The aim of the project goes beyond improving quit smoking rates. It’s also about building capacity in local FNP teams and in the FNP National Unit to use quality improvement methods well, in response to local and national level FNP data. This will be the first project in an ongoing programme of quality improvement which helps ensure the programme is constantly fine-tuned and the best it possibly can be for young mums and their babies.

What I took away from the day, apart from a sense of nostalgia about a toy I hadn’t seen in 30 years, is the enormous potential of predictions.

FNP is known for its evidence base; its first RCT study was undertaken in 1977 and there have been at least four further RCTs in three different countries since then.
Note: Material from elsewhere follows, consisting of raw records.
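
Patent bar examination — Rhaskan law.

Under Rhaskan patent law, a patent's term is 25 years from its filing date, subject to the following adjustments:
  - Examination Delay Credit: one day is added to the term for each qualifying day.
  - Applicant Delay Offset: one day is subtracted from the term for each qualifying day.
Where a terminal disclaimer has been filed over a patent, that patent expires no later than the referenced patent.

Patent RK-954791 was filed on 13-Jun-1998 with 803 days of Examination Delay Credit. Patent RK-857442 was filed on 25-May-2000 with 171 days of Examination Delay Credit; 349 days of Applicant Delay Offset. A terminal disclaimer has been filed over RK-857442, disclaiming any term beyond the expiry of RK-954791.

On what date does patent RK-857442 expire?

Natural term of RK-857442:
  Base: filing + 25 years → 25 May 2025.
  Examination Delay Credit: +171 days → 12 November 2025.
  Applicant Delay Offset: −349 days → 28 November 2024.
Expiry of referenced patent RK-954791:
  Base: filing + 25 years → 13 June 2023.
  Examination Delay Credit: +803 days → 24 August 2025.
Terminal disclaimer: RK-857442 expires on the earlier of 28 November 2024 and 24 August 2025.

2024-11-28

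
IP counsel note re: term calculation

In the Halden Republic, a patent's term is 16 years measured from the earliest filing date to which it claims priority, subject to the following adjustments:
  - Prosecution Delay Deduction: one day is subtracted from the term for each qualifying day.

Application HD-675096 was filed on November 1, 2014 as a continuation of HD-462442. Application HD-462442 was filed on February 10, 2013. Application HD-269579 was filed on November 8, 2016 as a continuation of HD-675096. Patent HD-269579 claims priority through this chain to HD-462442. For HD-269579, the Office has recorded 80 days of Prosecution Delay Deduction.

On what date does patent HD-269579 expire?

2028-11-22

Earliest priority filing: 10 February 2013.
Base term: 10 February 2013 + 16 years → 10 February 2029.
Prosecution Delay Deduction: −80 days → 22 November 2028.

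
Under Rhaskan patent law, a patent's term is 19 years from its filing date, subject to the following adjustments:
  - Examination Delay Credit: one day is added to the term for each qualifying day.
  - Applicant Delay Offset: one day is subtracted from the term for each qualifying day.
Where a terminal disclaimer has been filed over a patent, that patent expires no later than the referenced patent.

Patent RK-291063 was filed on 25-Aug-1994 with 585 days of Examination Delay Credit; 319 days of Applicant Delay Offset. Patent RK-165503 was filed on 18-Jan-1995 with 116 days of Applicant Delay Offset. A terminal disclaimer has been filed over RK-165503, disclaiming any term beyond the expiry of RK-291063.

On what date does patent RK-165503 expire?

Natural term of RK-165503:
  Base: filing + 19 years → 18 January 2014.
  Applicant Delay Offset: −116 days → 24 September 2013.
Expiry of referenced patent RK-291063:
  Base: filing + 19 years → 25 August 2013.
  Examination Delay Credit: +585 days → 2 April 2015.
  Applicant Delay Offset: −319 days → 18 May 2014.
Terminal disclaimer: RK-165503 expires on the earlier of 24 September 2013 and 18 May 2014.

September 24, 2013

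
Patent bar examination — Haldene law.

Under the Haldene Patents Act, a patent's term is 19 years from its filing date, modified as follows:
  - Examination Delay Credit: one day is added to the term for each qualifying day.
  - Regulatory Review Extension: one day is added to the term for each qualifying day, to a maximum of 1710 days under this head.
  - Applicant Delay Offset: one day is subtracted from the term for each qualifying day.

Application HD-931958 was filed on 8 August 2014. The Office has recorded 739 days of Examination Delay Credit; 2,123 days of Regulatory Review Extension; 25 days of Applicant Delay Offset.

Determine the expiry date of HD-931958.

2040-03-28

Base term: filing date + 19 years → 8 August 2033.
Examination Delay Credit: +739 days → 17 August 2035.
Regulatory Review Extension: 2123 days claimed exceeds the 1710-day cap, so +1710 days → 22 April 2040.
Applicant Delay Offset: −25 days → 28 March 2040.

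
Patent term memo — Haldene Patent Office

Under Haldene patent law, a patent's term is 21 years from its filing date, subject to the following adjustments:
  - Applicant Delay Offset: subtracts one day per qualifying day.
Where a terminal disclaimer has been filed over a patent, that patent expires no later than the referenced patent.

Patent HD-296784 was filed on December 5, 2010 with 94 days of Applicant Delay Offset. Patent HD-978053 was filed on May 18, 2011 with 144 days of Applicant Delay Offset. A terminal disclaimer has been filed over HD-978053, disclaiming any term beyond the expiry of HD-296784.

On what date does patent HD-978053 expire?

September 2, 2031

Natural term of HD-978053:
  Base: filing + 21 years → 18 May 2032.
  Applicant Delay Offset: −144 days → 26 December 2031.
Expiry of referenced patent HD-296784:
  Base: filing + 21 years → 5 December 2031.
  Applicant Delay Offset: −94 days → 2 September 2031.
Terminal disclaimer: HD-978053 expires on the earlier of 26 December 2031 and 2 September 2031.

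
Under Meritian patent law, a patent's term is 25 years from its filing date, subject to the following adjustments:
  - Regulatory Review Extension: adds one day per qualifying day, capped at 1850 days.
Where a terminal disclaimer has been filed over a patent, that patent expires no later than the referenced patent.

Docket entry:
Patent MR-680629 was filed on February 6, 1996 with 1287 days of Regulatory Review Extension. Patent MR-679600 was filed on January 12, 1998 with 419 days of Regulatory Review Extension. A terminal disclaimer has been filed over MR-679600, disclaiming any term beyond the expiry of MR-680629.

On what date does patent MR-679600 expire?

Natural term of MR-679600:
  Base: filing + 25 years → 12 January 2023.
  Regulatory Review Extension: 419 days (within the 1850-day cap) → +419 days → 6 March 2024.
Expiry of referenced patent MR-680629:
  Base: filing + 25 years → 6 February 2021.
  Regulatory Review Extension: 1287 days (within the 1850-day cap) → +1287 days → 16 August 2024.
Terminal disclaimer: MR-679600 expires on the earlier of 6 March 2024 and 16 August 2024.

2024-03-06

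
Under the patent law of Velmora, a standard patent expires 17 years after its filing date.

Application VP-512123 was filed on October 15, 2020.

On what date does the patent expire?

2037-10-15

Filing date + 17 years → 15 October 2037.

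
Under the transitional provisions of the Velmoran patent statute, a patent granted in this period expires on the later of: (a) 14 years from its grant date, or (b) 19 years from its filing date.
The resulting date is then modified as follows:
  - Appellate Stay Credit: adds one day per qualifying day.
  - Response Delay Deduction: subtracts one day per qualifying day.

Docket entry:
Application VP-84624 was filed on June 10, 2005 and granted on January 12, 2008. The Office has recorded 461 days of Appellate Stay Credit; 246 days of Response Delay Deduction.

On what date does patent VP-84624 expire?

(a) grant + 14 years → 12 January 2022.
(b) filing + 19 years → 10 June 2024.
Later of the two: 10 June 2024.
Appellate Stay Credit: +461 days → 14 September 2025.
Response Delay Deduction: −246 days → 11 January 2025.

January 11, 2025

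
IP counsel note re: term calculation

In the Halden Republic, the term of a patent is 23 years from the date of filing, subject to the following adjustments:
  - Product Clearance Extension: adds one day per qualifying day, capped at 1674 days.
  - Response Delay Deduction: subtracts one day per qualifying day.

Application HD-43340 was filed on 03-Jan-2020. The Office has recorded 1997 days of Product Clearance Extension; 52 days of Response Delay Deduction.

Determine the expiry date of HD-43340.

June 13, 2047

Base term: filing date + 23 years → 3 January 2043.
Product Clearance Extension: 1997 days claimed exceeds the 1674-day cap, so +1674 days → 4 August 2047.
Response Delay Deduction: −52 days → 13 June 2047.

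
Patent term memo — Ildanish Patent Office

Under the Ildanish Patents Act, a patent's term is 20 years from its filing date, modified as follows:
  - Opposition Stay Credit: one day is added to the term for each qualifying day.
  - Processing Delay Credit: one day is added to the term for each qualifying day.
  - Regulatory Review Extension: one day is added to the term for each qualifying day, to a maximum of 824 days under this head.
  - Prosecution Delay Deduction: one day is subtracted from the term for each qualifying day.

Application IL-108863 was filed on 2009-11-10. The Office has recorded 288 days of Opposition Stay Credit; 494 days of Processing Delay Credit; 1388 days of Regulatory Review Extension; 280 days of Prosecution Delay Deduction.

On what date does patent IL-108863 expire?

Base term: filing date + 20 years → 10 November 2029.
Opposition Stay Credit: +288 days → 25 August 2030.
Processing Delay Credit: +494 days → 1 January 2032.
Regulatory Review Extension: 1388 days claimed exceeds the 824-day cap, so +824 days → 4 April 2034.
Prosecution Delay Deduction: −280 days → 28 June 2033.

June 28, 2033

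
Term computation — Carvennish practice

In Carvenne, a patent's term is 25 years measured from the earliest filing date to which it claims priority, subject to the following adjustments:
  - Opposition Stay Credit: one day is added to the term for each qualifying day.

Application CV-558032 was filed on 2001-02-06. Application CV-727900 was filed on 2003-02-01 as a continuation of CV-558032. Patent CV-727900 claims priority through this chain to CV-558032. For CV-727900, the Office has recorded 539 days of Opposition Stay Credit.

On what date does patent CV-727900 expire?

Earliest priority filing: 6 February 2001.
Base term: 6 February 2001 + 25 years → 6 February 2026.
Opposition Stay Credit: +539 days → 30 July 2027.

2027-07-30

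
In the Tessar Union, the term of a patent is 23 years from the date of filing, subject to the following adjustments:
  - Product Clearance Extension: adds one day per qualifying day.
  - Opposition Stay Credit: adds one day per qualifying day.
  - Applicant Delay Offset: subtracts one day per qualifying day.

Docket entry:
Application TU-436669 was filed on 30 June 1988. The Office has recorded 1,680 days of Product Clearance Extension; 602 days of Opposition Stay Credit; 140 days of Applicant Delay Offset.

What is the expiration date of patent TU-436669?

Base term: filing date + 23 years → 30 June 2011.
Product Clearance Extension: +1680 days → 4 February 2016.
Opposition Stay Credit: +602 days → 28 September 2017.
Applicant Delay Offset: −140 days → 11 May 2017.

2017-05-11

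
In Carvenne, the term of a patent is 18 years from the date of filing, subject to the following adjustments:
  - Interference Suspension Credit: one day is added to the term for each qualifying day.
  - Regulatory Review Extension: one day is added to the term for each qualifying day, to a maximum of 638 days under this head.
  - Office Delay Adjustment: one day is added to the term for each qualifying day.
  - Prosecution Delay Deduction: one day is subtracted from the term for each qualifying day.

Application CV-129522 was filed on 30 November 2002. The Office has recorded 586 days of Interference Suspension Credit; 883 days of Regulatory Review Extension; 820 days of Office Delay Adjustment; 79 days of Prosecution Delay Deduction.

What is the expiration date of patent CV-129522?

April 18, 2026

Base term: filing date + 18 years → 30 November 2020.
Interference Suspension Credit: +586 days → 9 July 2022.
Regulatory Review Extension: 883 days claimed exceeds the 638-day cap, so +638 days → 7 April 2024.
Office Delay Adjustment: +820 days → 6 July 2026.
Prosecution Delay Deduction: −79 days → 18 April 2026.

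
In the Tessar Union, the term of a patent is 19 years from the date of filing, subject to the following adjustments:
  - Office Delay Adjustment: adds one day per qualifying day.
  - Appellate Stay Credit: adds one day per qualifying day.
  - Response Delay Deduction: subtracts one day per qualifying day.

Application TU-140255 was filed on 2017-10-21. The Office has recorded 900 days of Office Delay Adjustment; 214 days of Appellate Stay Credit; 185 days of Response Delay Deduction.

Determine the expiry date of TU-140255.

2039-05-08

Base term: filing date + 19 years → 21 October 2036.
Office Delay Adjustment: +900 days → 9 April 2039.
Appellate Stay Credit: +214 days → 9 November 2039.
Response Delay Deduction: −185 days → 8 May 2039.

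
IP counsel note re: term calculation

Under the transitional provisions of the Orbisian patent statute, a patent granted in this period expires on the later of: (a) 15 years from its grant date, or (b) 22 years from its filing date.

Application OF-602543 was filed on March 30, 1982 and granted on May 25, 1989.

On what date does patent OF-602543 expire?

(a) grant + 15 years → 25 May 2004.
(b) filing + 22 years → 30 March 2004.
Later of the two: 25 May 2004.

May 25, 2004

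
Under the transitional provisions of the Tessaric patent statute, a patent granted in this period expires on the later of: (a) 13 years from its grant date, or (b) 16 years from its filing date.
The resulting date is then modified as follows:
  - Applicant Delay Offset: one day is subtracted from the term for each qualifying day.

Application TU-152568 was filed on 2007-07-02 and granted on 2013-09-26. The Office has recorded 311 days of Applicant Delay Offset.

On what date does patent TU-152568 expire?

(a) grant + 13 years → 26 September 2026.
(b) filing + 16 years → 2 July 2023.
Later of the two: 26 September 2026.
Applicant Delay Offset: −311 days → 19 November 2025.

2025-11-19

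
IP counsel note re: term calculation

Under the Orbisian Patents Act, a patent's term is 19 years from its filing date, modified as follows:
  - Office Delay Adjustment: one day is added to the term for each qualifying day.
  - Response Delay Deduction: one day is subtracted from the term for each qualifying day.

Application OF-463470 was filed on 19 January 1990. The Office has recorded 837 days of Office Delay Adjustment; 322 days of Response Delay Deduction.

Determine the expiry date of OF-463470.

2010-06-18

Base term: filing date + 19 years → 19 January 2009.
Office Delay Adjustment: +837 days → 6 May 2011.
Response Delay Deduction: −322 days → 18 June 2010.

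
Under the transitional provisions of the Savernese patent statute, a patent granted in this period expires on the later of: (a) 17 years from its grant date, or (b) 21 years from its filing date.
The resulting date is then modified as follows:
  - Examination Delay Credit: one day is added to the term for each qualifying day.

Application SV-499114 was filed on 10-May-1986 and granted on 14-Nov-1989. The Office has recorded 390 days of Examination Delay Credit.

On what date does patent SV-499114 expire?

(a) grant + 17 years → 14 November 2006.
(b) filing + 21 years → 10 May 2007.
Later of the two: 10 May 2007.
Examination Delay Credit: +390 days → 3 June 2008.

2008-06-03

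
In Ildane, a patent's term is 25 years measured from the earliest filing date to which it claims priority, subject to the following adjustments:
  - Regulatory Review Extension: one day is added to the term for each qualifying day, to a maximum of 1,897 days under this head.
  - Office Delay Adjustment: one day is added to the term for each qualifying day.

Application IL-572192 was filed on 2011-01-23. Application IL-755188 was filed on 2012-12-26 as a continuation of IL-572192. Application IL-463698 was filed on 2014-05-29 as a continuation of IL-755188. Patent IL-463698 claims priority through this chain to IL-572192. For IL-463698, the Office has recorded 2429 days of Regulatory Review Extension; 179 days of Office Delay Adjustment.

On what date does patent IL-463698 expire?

Earliest priority filing: 23 January 2011.
Base term: 23 January 2011 + 25 years → 23 January 2036.
Regulatory Review Extension: 2429 days claimed exceeds the 1897-day cap, so +1897 days → 3 April 2041.
Office Delay Adjustment: +179 days → 29 September 2041.

2041-09-29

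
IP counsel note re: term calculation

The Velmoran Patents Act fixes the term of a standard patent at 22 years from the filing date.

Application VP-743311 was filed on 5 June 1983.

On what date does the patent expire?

June 5, 2005

Filing date + 22 years → 5 June 2005.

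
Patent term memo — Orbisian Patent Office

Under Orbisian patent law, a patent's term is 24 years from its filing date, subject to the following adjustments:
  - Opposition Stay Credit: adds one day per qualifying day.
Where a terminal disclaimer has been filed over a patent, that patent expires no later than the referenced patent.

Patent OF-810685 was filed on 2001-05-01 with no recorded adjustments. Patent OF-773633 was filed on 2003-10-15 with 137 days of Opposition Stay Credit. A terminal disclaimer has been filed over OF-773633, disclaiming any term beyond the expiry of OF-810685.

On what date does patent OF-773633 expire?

2025-05-01

Natural term of OF-773633:
  Base: filing + 24 years → 15 October 2027.
  Opposition Stay Credit: +137 days → 29 February 2028.
Expiry of referenced patent OF-810685:
  Base: filing + 24 years → 1 May 2025.
Terminal disclaimer: OF-773633 expires on the earlier of 29 February 2028 and 1 May 2025.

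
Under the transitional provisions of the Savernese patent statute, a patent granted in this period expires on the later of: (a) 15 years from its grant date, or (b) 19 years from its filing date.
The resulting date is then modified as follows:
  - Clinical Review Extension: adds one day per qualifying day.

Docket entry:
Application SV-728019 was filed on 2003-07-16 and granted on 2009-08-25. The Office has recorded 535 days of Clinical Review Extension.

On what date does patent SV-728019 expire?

(a) grant + 15 years → 25 August 2024.
(b) filing + 19 years → 16 July 2022.
Later of the two: 25 August 2024.
Clinical Review Extension: +535 days → 11 February 2026.

February 11, 2026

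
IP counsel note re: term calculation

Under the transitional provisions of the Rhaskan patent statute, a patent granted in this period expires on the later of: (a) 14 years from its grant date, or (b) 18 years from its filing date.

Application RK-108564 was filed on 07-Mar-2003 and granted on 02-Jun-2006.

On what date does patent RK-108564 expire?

(a) grant + 14 years → 2 June 2020.
(b) filing + 18 years → 7 March 2021.
Later of the two: 7 March 2021.

2021-03-07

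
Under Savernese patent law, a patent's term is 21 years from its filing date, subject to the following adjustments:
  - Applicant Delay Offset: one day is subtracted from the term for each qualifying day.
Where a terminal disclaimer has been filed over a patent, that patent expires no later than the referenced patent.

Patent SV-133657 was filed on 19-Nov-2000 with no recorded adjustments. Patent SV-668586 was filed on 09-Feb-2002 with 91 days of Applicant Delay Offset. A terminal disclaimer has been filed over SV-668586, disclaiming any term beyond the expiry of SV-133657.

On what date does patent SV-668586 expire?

November 19, 2021

Natural term of SV-668586:
  Base: filing + 21 years → 9 February 2023.
  Applicant Delay Offset: −91 days → 10 November 2022.
Expiry of referenced patent SV-133657:
  Base: filing + 21 years → 19 November 2021.
Terminal disclaimer: SV-668586 expires on the earlier of 10 November 2022 and 19 November 2021.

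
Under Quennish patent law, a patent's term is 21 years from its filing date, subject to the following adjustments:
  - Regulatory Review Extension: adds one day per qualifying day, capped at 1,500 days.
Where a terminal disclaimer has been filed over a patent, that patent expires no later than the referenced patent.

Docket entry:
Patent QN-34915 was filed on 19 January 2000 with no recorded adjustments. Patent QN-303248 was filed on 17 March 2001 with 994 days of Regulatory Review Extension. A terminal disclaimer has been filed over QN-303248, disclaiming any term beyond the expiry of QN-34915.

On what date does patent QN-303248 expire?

January 19, 2021

Natural term of QN-303248:
  Base: filing + 21 years → 17 March 2022.
  Regulatory Review Extension: 994 days (within the 1500-day cap) → +994 days → 5 December 2024.
Expiry of referenced patent QN-34915:
  Base: filing + 21 years → 19 January 2021.
Terminal disclaimer: QN-303248 expires on the earlier of 5 December 2024 and 19 January 2021.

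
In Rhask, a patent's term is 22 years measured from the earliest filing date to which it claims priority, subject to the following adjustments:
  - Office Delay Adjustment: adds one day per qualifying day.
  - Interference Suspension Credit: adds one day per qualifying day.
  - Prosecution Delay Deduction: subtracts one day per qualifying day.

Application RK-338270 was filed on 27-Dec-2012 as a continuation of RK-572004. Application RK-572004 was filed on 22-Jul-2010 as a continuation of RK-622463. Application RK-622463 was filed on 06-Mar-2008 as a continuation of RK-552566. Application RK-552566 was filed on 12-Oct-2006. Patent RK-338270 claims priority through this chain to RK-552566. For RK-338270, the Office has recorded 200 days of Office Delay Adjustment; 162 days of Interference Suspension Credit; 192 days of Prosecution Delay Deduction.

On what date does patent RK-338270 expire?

2029-03-31

Earliest priority filing: 12 October 2006.
Base term: 12 October 2006 + 22 years → 12 October 2028.
Office Delay Adjustment: +200 days → 30 April 2029.
Interference Suspension Credit: +162 days → 9 October 2029.
Prosecution Delay Deduction: −192 days → 31 March 2029.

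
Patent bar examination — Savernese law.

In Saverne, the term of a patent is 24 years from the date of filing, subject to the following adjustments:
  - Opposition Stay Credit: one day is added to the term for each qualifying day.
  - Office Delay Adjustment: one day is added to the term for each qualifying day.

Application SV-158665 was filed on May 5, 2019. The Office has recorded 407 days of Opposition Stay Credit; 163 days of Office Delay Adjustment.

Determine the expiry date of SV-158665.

Base term: filing date + 24 years → 5 May 2043.
Opposition Stay Credit: +407 days → 15 June 2044.
Office Delay Adjustment: +163 days → 25 November 2044.

November 25, 2044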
This evidence base is important; it offers us confidence about what outcomes the programme has delivered for children and for mums.

Predictions, in the context of quality improvement, feel to me like they have enormous power to keep us focussed on the future, rather than the past; to ask not just whether it works, but also ‘how can we do better?’

[i] FNP National Unit: FNP programme data, Q3 2018/19

[ii] 54.5% of FNP clients stopped smoking by the end of Q3 2018/19, also the highest proportion over the last three years. This is more than double the percentage of all women aged 16 to 24 quitting smoking in England in 2017 (24.1%).